Hz. Ömer ve Romalı elçi
ABONE OL

Halifeler döneminde, dünyanın büyük bir bölümünü hâkimiyeti altında bulunduran Roma İmparatorluğu’ndan Medine şehrine bir elçi gönderildi. Günler süren yolculuktan sonra Medine’ye yorgun bir şekilde ulaşan elçi, halifenin sarayını buldu. Eşyasını indirip atını dinlendirmek istiyordu. Zafer üstüne zaferler kazanan, adaleti ile dillere destan olan bu büyük yöneticinin, görkemli bir sarayı olmasını gerektiğini düşünen elçi halka sarayın yerini sordu. 

Medine halkı elçiye, “Halifenin dünyalık sarayı yoktur ama çok aydınlık bir gönül sarayı vardır. Her ne kadar adı halife ve emir olarak dünyaya yayılmışsa da o garip bir derviş gibi küçük bir evde oturur” dediler. Daha önce hiç işitmediği sözleri duyan Romalı elçinin, Hz. Ömer’i görme merakı iyice arttı. Atını ve eşyasını bir kenara bırakıp, büyük insanı bir an önce görme sevdasına kapıldı.

Onun yabancı olduğunu ve Hazreti Ömer’i aradığını anlayan bir bedevi kadın eliyle bir hurma ağacını göstererek, “İşte şu hurma ağacının altında yatan Hazreti Ömer’dir” dedi. 

HEYECANINDAN TİTREDİ

Elçi, gösterilen ağaca yaklaştığında heyecandan titremeye başladı. Orada uyuyan kişinin heybetinden etkilenmiş ve gönlü bir hoş olmuştu. Sevgi ve korku gibi birbirine zıt iki duygunun gönlünde belirdiğini hissetti. Şaşkın bir durumdaydı. Kendi kendine, “Ben şimdiye kadar nice padişahlar gördüm, sultanların huzuruna çıktım, ama hiçbiri beni, bu ağacın altında yatan sıradan görünümlü adam kadar heyecanlandırmadı” dedi.

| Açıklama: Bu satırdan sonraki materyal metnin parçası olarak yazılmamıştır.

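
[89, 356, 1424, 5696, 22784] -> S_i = 89*4^i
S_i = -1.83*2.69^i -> [-1.83, -4.92, -13.24, -35.62, -95.82]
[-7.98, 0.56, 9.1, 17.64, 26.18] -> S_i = -7.98 + 8.54*i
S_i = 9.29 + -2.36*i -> [9.29, 6.93, 4.57, 2.21, -0.15]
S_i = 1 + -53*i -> [1, -52, -105, -158, -211]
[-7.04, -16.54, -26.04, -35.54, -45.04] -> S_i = -7.04 + -9.50*i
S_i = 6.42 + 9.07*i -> [6.42, 15.49, 24.56, 33.63, 42.7]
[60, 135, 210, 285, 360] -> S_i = 60 + 75*i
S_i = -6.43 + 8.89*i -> [-6.43, 2.46, 11.35, 20.24, 29.13]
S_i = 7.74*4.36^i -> [7.74, 33.75, 147.13, 641.51, 2796.96]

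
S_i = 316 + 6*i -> [316, 322, 328, 334, 340]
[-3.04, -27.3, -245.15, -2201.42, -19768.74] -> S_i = -3.04*8.98^i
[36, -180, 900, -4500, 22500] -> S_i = 36*-5^i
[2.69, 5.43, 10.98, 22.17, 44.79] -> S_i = 2.69*2.02^i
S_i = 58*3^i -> [58, 174, 522, 1566, 4698]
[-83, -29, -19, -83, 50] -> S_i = Random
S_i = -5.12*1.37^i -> [-5.12, -7.01, -9.61, -13.17, -18.04]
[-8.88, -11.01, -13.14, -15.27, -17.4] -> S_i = -8.88 + -2.13*i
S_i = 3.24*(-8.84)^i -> [3.24, -28.64, 253.19, -2238.22, 19785.82]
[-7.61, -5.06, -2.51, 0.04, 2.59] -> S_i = -7.61 + 2.55*i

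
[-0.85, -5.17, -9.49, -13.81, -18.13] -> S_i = -0.85 + -4.32*i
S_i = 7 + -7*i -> [7, 0, -7, -14, -21]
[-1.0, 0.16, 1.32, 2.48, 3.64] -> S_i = -1.00 + 1.16*i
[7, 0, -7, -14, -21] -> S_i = 7 + -7*i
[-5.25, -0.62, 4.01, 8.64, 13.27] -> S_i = -5.25 + 4.63*i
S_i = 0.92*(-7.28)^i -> [0.92, -6.7, 48.76, -354.96, 2584.12]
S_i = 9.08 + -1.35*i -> [9.08, 7.73, 6.38, 5.03, 3.68]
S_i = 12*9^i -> [12, 108, 972, 8748, 78732]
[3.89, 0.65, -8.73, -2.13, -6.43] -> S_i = Random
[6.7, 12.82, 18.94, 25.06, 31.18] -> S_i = 6.70 + 6.12*i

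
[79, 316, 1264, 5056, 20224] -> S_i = 79*4^i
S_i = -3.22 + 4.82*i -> [-3.22, 1.6, 6.42, 11.24, 16.06]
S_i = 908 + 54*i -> [908, 962, 1016, 1070, 1124]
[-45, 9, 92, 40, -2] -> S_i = Random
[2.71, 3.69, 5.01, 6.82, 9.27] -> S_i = 2.71*1.36^i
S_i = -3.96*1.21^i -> [-3.96, -4.79, -5.8, -7.02, -8.49]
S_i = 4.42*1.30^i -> [4.42, 5.75, 7.47, 9.71, 12.62]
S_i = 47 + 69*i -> [47, 116, 185, 254, 323]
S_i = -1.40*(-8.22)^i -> [-1.4, 11.51, -94.6, 777.58, -6391.68]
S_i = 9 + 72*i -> [9, 81, 153, 225, 297]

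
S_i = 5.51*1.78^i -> [5.51, 9.81, 17.46, 31.08, 55.31]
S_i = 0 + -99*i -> [0, -99, -198, -297, -396]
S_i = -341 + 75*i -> [-341, -266, -191, -116, -41]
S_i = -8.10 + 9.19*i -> [-8.1, 1.09, 10.28, 19.47, 28.66]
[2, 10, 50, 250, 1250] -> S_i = 2*5^i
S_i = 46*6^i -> [46, 276, 1656, 9936, 59616]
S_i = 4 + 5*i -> [4, 9, 14, 19, 24]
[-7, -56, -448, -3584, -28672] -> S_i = -7*8^i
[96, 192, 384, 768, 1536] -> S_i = 96*2^i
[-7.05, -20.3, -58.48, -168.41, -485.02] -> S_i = -7.05*2.88^i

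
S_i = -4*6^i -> [-4, -24, -144, -864, -5184]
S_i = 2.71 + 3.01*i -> [2.71, 5.72, 8.73, 11.74, 14.75]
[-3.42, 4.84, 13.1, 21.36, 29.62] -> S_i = -3.42 + 8.26*i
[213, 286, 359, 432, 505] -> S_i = 213 + 73*i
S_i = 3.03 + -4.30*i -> [3.03, -1.27, -5.57, -9.87, -14.17]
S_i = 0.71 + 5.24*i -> [0.71, 5.95, 11.19, 16.43, 21.67]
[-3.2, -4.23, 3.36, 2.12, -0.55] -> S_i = Random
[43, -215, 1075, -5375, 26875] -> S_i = 43*-5^i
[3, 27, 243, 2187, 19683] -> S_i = 3*9^i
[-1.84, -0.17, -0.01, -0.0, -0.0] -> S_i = -1.84*0.09^i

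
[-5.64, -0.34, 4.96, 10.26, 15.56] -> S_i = -5.64 + 5.30*i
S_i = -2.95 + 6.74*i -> [-2.95, 3.79, 10.53, 17.27, 24.01]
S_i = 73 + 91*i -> [73, 164, 255, 346, 437]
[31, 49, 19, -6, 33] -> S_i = Random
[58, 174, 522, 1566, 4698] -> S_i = 58*3^i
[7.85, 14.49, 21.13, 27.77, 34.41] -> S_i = 7.85 + 6.64*i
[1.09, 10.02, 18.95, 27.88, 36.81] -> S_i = 1.09 + 8.93*i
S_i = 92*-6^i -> [92, -552, 3312, -19872, 119232]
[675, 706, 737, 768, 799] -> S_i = 675 + 31*i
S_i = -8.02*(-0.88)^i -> [-8.02, 7.06, -6.21, 5.47, -4.81]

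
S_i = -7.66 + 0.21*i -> [-7.66, -7.45, -7.24, -7.03, -6.82]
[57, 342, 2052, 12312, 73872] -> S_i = 57*6^i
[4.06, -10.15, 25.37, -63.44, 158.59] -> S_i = 4.06*(-2.50)^i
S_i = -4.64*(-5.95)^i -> [-4.64, 27.61, -164.27, 977.39, -5815.48]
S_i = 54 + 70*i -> [54, 124, 194, 264, 334]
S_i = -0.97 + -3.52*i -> [-0.97, -4.49, -8.01, -11.53, -15.05]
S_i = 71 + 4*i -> [71, 75, 79, 83, 87]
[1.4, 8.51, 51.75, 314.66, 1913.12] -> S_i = 1.40*6.08^i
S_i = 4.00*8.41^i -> [4.0, 33.64, 282.91, 2379.29, 20009.86]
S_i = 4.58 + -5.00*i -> [4.58, -0.42, -5.42, -10.42, -15.42]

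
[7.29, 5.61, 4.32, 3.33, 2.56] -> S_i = 7.29*0.77^i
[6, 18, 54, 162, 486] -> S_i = 6*3^i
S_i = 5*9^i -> [5, 45, 405, 3645, 32805]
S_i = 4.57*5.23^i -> [4.57, 23.9, 125.0, 653.76, 3419.19]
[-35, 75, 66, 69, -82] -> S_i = Random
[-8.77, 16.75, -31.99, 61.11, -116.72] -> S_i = -8.77*(-1.91)^i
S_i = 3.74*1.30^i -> [3.74, 4.86, 6.32, 8.22, 10.68]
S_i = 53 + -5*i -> [53, 48, 43, 38, 33]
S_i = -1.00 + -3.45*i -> [-1.0, -4.45, -7.9, -11.35, -14.8]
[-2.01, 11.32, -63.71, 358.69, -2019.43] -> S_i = -2.01*(-5.63)^i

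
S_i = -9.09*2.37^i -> [-9.09, -21.54, -51.06, -121.01, -286.79]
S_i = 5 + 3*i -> [5, 8, 11, 14, 17]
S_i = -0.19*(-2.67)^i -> [-0.19, 0.51, -1.35, 3.62, -9.66]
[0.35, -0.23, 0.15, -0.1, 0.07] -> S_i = 0.35*(-0.66)^i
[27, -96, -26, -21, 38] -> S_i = Random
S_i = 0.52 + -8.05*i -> [0.52, -7.53, -15.58, -23.63, -31.68]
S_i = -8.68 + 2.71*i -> [-8.68, -5.97, -3.26, -0.55, 2.16]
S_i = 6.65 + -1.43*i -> [6.65, 5.22, 3.79, 2.36, 0.93]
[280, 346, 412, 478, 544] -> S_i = 280 + 66*i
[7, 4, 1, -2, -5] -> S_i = 7 + -3*i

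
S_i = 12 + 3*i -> [12, 15, 18, 21, 24]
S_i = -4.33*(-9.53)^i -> [-4.33, 41.26, -393.25, 3747.72, -35715.73]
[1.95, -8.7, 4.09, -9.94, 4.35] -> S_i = Random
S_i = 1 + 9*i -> [1, 10, 19, 28, 37]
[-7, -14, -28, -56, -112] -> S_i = -7*2^i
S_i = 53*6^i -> [53, 318, 1908, 11448, 68688]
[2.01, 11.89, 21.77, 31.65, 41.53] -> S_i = 2.01 + 9.88*i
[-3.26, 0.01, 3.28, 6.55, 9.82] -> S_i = -3.26 + 3.27*i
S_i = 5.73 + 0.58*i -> [5.73, 6.31, 6.89, 7.47, 8.05]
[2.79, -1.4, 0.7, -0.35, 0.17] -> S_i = 2.79*(-0.50)^i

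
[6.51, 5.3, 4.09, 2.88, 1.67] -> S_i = 6.51 + -1.21*i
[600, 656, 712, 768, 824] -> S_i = 600 + 56*i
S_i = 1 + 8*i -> [1, 9, 17, 25, 33]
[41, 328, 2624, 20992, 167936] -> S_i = 41*8^i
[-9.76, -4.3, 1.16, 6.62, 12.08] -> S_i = -9.76 + 5.46*i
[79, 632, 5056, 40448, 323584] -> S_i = 79*8^i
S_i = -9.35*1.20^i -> [-9.35, -11.22, -13.46, -16.16, -19.39]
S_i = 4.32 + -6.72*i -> [4.32, -2.4, -9.12, -15.84, -22.56]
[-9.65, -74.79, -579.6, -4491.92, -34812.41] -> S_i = -9.65*7.75^i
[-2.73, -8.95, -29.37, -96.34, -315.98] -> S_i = -2.73*3.28^i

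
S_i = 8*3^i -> [8, 24, 72, 216, 648]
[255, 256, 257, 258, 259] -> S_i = 255 + 1*i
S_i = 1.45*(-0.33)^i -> [1.45, -0.48, 0.16, -0.05, 0.02]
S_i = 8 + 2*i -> [8, 10, 12, 14, 16]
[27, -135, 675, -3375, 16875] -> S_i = 27*-5^i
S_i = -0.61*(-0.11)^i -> [-0.61, 0.07, -0.01, 0.0, -0.0]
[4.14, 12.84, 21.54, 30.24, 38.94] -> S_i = 4.14 + 8.70*i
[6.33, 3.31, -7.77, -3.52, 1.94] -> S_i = Random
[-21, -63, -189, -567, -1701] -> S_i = -21*3^i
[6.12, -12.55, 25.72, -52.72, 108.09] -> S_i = 6.12*(-2.05)^i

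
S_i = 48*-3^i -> [48, -144, 432, -1296, 3888]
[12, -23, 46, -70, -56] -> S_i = Random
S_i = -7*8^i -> [-7, -56, -448, -3584, -28672]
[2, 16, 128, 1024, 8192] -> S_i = 2*8^i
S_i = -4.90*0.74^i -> [-4.9, -3.63, -2.68, -1.99, -1.47]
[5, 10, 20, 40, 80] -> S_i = 5*2^i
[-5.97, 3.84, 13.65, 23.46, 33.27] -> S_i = -5.97 + 9.81*i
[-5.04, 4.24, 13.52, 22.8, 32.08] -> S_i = -5.04 + 9.28*i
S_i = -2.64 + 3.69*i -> [-2.64, 1.05, 4.74, 8.43, 12.12]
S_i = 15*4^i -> [15, 60, 240, 960, 3840]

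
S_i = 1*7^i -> [1, 7, 49, 343, 2401]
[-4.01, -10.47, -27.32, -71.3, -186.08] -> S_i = -4.01*2.61^i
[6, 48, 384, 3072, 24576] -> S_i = 6*8^i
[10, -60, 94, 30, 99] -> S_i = Random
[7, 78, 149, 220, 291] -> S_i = 7 + 71*i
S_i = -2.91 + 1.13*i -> [-2.91, -1.78, -0.65, 0.48, 1.61]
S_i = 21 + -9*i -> [21, 12, 3, -6, -15]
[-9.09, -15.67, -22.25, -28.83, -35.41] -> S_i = -9.09 + -6.58*i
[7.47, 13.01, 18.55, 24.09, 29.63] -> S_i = 7.47 + 5.54*i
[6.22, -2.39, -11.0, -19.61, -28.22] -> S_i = 6.22 + -8.61*i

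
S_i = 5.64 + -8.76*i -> [5.64, -3.12, -11.88, -20.64, -29.4]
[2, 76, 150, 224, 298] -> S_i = 2 + 74*i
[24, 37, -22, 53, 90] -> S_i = Random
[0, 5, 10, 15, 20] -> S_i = 0 + 5*i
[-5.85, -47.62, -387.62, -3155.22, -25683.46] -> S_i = -5.85*8.14^i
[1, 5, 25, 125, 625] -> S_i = 1*5^i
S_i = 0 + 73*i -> [0, 73, 146, 219, 292]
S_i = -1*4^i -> [-1, -4, -16, -64, -256]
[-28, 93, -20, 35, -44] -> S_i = Random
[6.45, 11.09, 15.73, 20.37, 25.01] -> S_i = 6.45 + 4.64*i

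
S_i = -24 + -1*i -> [-24, -25, -26, -27, -28]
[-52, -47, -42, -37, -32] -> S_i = -52 + 5*i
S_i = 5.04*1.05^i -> [5.04, 5.29, 5.56, 5.83, 6.13]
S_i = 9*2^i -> [9, 18, 36, 72, 144]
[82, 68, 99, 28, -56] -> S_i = Random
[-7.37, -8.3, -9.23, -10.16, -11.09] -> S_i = -7.37 + -0.93*i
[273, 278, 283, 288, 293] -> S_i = 273 + 5*i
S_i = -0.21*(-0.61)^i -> [-0.21, 0.13, -0.08, 0.05, -0.03]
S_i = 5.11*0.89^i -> [5.11, 4.55, 4.05, 3.6, 3.21]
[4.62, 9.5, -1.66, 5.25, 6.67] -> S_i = Random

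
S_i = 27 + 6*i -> [27, 33, 39, 45, 51]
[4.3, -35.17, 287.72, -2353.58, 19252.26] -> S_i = 4.30*(-8.18)^i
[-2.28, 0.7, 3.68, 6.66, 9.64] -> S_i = -2.28 + 2.98*i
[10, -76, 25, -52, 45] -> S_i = Random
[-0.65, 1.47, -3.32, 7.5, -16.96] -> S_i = -0.65*(-2.26)^i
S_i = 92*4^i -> [92, 368, 1472, 5888, 23552]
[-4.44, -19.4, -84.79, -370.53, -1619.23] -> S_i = -4.44*4.37^i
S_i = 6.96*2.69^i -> [6.96, 18.72, 50.36, 135.48, 364.43]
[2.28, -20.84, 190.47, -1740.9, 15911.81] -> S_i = 2.28*(-9.14)^i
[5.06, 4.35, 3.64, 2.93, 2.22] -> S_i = 5.06 + -0.71*i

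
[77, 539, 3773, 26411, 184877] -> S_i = 77*7^i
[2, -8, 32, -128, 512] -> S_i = 2*-4^i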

Saygıyla yaklaşarak elini bağlayıp beklemeye başladı. Bir müddet sonra Hazreti Ömer uykudan uyandı ve ayağa kalktı. Elçi Hazreti Ömer’e saygı gösterip, selam verdi. Hazreti Ömer elçinin selamını aldı.Korkudan yüreği çarpan elçiyi yanına çağırarak sakinleştirdi. Gönlünü alıp neşelendirdi. Karşılıklı konuşmaya başladılar. Hazreti Ömer’in içten davranması sohbetlerini koyulaştırdı.Hazreti Ömer, dışı yabancı gibi görünen o elçinin içini uyanık ve dost buldu. Onun ruhunun ilahi sırları arzuladığını sezdi. Elçiye Allah’ın sıfatlarından bahsetti. Sohbet sırasında elçi: “Ey müminlerin emiri! Ruh, yücelikler âleminden yeryüzüne nasıl indi? Sonsuzluklar âleminde özgür iken, ten kafesine neden girdi?” Hazreti Ömer: “Hak ruha efsunlar okudu, kıssalar söyledi, ruh da ilahi emirle büyülendi. Bazı şeyler maddileşince anlam kazanır. Örneğin, yağmur damlaları sedeflerin içinde inci olur. Kandamlaları ceylanın karnında misk kokusuna dönüşür. Ekmek sofrada cansızken, insan vücudunda neşeli bir ruh kesilir.”

SORULARINA ALDIĞI CEVAPLA MEST OLDU

Elçi bu cevap karşısında zihnindeki bütün sıkıntılardan kurtulduğunu, ruhunun hafiflediğini hissetti. Asıl olanın ne olduğunu keşfetti. Fakat böyle büyük bir kaynağı bulmuşken bırakmak istemedi. Faydalanmak için sormaya devam etti. “Duru ve berrak bir su gibi olan ruhun, bulanık bir yer gibi olan cesette hapsedilmesinin hikmeti nedir?” Hazreti Ömer: “Ses ve sözle ilgisi olmayan manayı neden kelimelerle ifade ediyorsak, neden yazıya döküyorsak, ruh da bu yüzden beden denilen kalıba sokulmuştur.” Sorduğu sorulara aldığı cevaplar, elçiyi mana kadehinden içki içmiş gibi mest etti. Kendinden geçirdi. Getirdiği haberi de ne için geldiğini de unuttu. Allah’ın büyüklüğüne, gücüne kuvvetine şaşırıp kaldı. Bu makama ulaşınca da elçiliği bıraktı ve mana âleminin padişahı oldu.